Preprint: The PHA4GE SARS-CoV-2 Contextual Data Specification for Open Genomic Epidemiology
Emma J. Griffiths, Ruth E. Timme, Andrew J. Page, Nabil-Fareed Alikhan, Dan Fornika, Finlay Maguire, Catarina Inês Mendes, Simon H. Tausch, Allison Black, Thomas R. Connor, Gregory H. Tyson, David M. Aanensen, Brian Alcock, Josefina Campos, Alan Christoffels, Anders Gonçalves da Silva, Emma Hodcroft, William W.L. Hsiao, Lee S. Katz, Samuel M. Nicholls, Paul E. Oluniyi, Idowu B. Olawoye, Amogelang R. Raphenya, Ana Tereza R. Vasconcelos, Adam A. Witney, & Duncan R. MacCannell
The Public Health Alliance for Genomic Epidemiology (PHA4GE) (https://pha4ge.org) is a global coalition that is actively working to establish consensus standards, document and share best practices, improve the availability of critical bioinformatic tools and resources, and advocate for greater openness, interoperability, accessibility and reproducibility in public health microbial bioinformatics.
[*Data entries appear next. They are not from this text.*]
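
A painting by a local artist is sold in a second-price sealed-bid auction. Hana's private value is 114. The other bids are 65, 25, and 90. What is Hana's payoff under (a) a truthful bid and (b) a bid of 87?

(a) 24  (b) 0

The highest competing bid is 90.
Bidding truthfully at 114: Hana has the top bid, wins, and pays the second-highest bid 90. Payoff = 114 − 90 = 24.
Bidding 87: the top bid is 90 (a rival), so Hana loses. Payoff = 0.
This is the dominant-strategy logic: truthful bidding weakly beats any alternative.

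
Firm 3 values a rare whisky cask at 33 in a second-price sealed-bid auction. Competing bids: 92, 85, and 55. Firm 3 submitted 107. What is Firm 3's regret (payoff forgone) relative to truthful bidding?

The highest competing bid is 92.
Bidding truthfully at 33: the top bid is 92 (a rival), so Firm 3 loses. Payoff = 0.
Bidding 107: Firm 3 has the top bid, wins, and pays the second-highest bid 92. Payoff = 33 − 92 = -59.
Regret = truthful payoff − actual payoff = 0 − -59 = 59.
Deviating from a truthful bid can only lose payoff in a second-price auction — never gain.

Payoff forgone: 59.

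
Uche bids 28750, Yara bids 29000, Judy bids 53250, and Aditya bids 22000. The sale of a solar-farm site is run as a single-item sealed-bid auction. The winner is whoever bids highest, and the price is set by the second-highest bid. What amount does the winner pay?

Ranking the bids: Judy 53250; Yara 29000; Uche 28750; Aditya 22000.
Judy has the highest bid, so Judy wins.
The second-highest bid is 29000, so that is what Judy pays.

29000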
In the face of the current pandemic, PHA4GE has identified a clear and present need for a fit-for-purpose, open source SARS-CoV-2 contextual data standard. As such, we have developed an extension to the INSDC pathogen package, providing a SARS-CoV-2 contextual data specification based on harmonisable, publicly available, community standards. The specification is implementable via a collection template, as well as an array of protocols and tools to support the harmonisation and submission of sequence data and contextual information to public repositories. Well-structured, rich contextual data adds value, promotes reuse, and enables aggregation and integration of disparate data sets. Adoption of the proposed standard and practices will better enable interoperability between datasets and systems, improve the consistency and utility of generated data, and ultimately facilitate novel insights and discoveries in SARS-CoV-2 and COVID-19.